TORONTO — A barrel of oil has closed above US$50 for the first time since June, while North American stock markets ended Thursday fairly flat ahead of the release of the latest round of U.S. jobs figures.
The price of oil climbed to a four-month high with the November crude contract gaining 61 cents to settle at US$50.44 per barrel. The last time oil prices closed above this level was when it hit US$50.56 on June 9.
Investors are buoyed by continued signs that the Organization of the Petroleum Exporting Countries (OPEC) will go ahead with a deal to cap production, in a bid to put a floor on falling crude prices. The 14-nation cartel surprised markets by reaching an agreement in principle last week during an informal meeting in Algeria.
Oil is mined at Royal Dutch Shell Plc's Albian Sands mine near Fort McMurray, Alta. on Aug. 13, 2013. (Photo: Bloomberg via Getty Images)
The group, which includes members from Saudi Arabia to Venezuela, are reported to be meeting again next week in Istanbul. It previously said details of the deal won't be hammered out until its official meeting in Vienna on Nov. 30.
The oil rally was also being driven by a report earlier this week that showed a significant drawdown on oil stockpiles in the U.S. last week. The markets had been expecting a surplus.
Paul Vaillancourt, an executive vice-president at Fiera Capital, said the agreement is a good sign that OPEC member countries realize that something must be done about the global glut.

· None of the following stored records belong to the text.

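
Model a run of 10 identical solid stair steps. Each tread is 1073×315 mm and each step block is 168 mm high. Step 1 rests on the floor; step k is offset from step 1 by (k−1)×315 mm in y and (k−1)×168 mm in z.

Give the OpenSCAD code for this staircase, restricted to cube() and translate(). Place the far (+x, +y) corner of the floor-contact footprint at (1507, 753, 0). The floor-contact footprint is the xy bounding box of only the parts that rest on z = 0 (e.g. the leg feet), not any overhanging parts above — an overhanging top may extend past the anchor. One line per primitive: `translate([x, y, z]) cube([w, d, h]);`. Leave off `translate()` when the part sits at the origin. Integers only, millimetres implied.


translate([434, 438, 0]) cube([1073, 315, 168]);
translate([434, 753, 168]) cube([1073, 315, 168]);
translate([434, 1068, 336]) cube([1073, 315, 168]);
translate([434, 1383, 504]) cube([1073, 315, 168]);
translate([434, 1698, 672]) cube([1073, 315, 168]);
translate([434, 2013, 840]) cube([1073, 315, 168]);
translate([434, 2328, 1008]) cube([1073, 315, 168]);
translate([434, 2643, 1176]) cube([1073, 315, 168]);
translate([434, 2958, 1344]) cube([1073, 315, 168]);
translate([434, 3273, 1512]) cube([1073, 315, 168]);


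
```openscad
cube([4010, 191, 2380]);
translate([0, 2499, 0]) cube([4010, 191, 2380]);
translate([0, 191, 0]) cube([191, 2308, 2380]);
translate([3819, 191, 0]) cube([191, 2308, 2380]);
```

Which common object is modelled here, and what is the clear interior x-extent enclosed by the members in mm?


A house (or room) frame. The interior width is 3628 mm.

Four 2380 mm walls enclosing a rectangle with no floor or roof — a room or house frame. Outside width is 4010 mm and wall thickness is 191 mm, so the interior width is 4010 − 2 × 191 = 3628 mm.


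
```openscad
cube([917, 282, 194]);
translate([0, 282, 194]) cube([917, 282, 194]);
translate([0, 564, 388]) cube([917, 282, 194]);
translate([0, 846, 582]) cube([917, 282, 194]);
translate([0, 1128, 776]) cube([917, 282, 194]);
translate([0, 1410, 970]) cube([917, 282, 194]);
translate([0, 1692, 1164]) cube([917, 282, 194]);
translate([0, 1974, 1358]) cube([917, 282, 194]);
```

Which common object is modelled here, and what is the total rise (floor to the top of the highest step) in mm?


A staircase. The total rise is 1552 mm.

8 identical blocks, each offset up and back from the previous — a staircase. Each step is 194 mm tall and there are 8 of them, so the total rise is 8 × 194 = 1552 mm.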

"It signals a willingness to talk and negotiate and to agree that maybe curbing production is a good idea,'' said Vaillancourt, who heads the private wealth division for the Calgary firm.
"It's all very positive. It's more than just psychological. It's fuelled some share price gains and the price of the commodity.''
Qatar's Energy Minister Mohammed Saleh Abdulla Al Sada (C) and Secretary General of The Organization of the Petroleum Exporting Countries (OPEC) Muhammed Barkindo (R) attends an unofficial meeting with the members of OPEC in Algiers, Algeria on Sept. 27, 2016. (Photo: Bechir Ramzy/Anadolu Agency via Getty Images)

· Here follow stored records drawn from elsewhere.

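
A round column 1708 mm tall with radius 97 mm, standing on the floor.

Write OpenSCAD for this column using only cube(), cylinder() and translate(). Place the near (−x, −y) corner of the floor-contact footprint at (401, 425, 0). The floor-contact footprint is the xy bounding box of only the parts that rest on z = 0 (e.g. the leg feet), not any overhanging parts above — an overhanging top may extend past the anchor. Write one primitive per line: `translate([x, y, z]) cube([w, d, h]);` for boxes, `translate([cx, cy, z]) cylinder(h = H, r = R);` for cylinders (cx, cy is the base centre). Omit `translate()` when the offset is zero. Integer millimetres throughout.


translate([498, 522, 0]) cylinder(h = 1708, r = 97);


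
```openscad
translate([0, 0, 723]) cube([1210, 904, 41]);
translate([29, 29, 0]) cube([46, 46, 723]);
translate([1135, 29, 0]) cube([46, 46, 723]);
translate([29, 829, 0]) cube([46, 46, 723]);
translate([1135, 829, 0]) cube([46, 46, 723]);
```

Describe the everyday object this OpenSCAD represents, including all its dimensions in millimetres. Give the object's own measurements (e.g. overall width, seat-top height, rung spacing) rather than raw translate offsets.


A table: top 1210 mm (x) × 904 mm (y), 41 mm thick, upper face at z = 764 mm, on four 46×46 mm square legs, each inset 29 mm from the nearest pair of top edges from z = 0 to the bottom of the top.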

Despite the rise in oil prices, the Canadian dollar was lower even though it usually follows oil's trajectory. The loonie dipped 0.18 of a cent to 75.68 cents US.
On the Toronto Stock Exchange, the S&P/TSX index declined 15.08 points at 14,595.50.
Energy stocks were modestly higher but gold companies were the biggest drag on the exchange, as December bullion contracts fell for a fifth straight session, pulling back $15.60 to US$1,253 an ounce.
New York was mixed with the Dow Jones industrial average down 12.53 points to 18,268.50, the broader S&P 500 composite index up 1.04 points at 2,160.77, and the Nasdaq composite losing 9.17 points to 5,306.85.
Electronic board at the Toronto Stock Exchange. (Photo: Mark Blinch/Reuters)
Shares in social media firm Twitter Inc. was a heavyweight on Wall Street. Its stock plunged more than 20 per cent, or $4.99, to US$19.87 after reports emerged that some companies initially believed to be interested in buying it, are no longer interested.
Rumours of a potential deal with Alphabet Inc., Google's parent company, had sent Twitter up 33 per cent in the past 11 trading days.
In economic news, investors are awaiting U.S. jobs figures set for release on Friday for further evidence that the economy is strong enough to support a rate hike from the U.S. Federal Reserve in December.
In other commodities, November natural gas added on a penny at US$3.05 per mmBTU and December copper contracts fell a cent to just under US$2.16 a pound.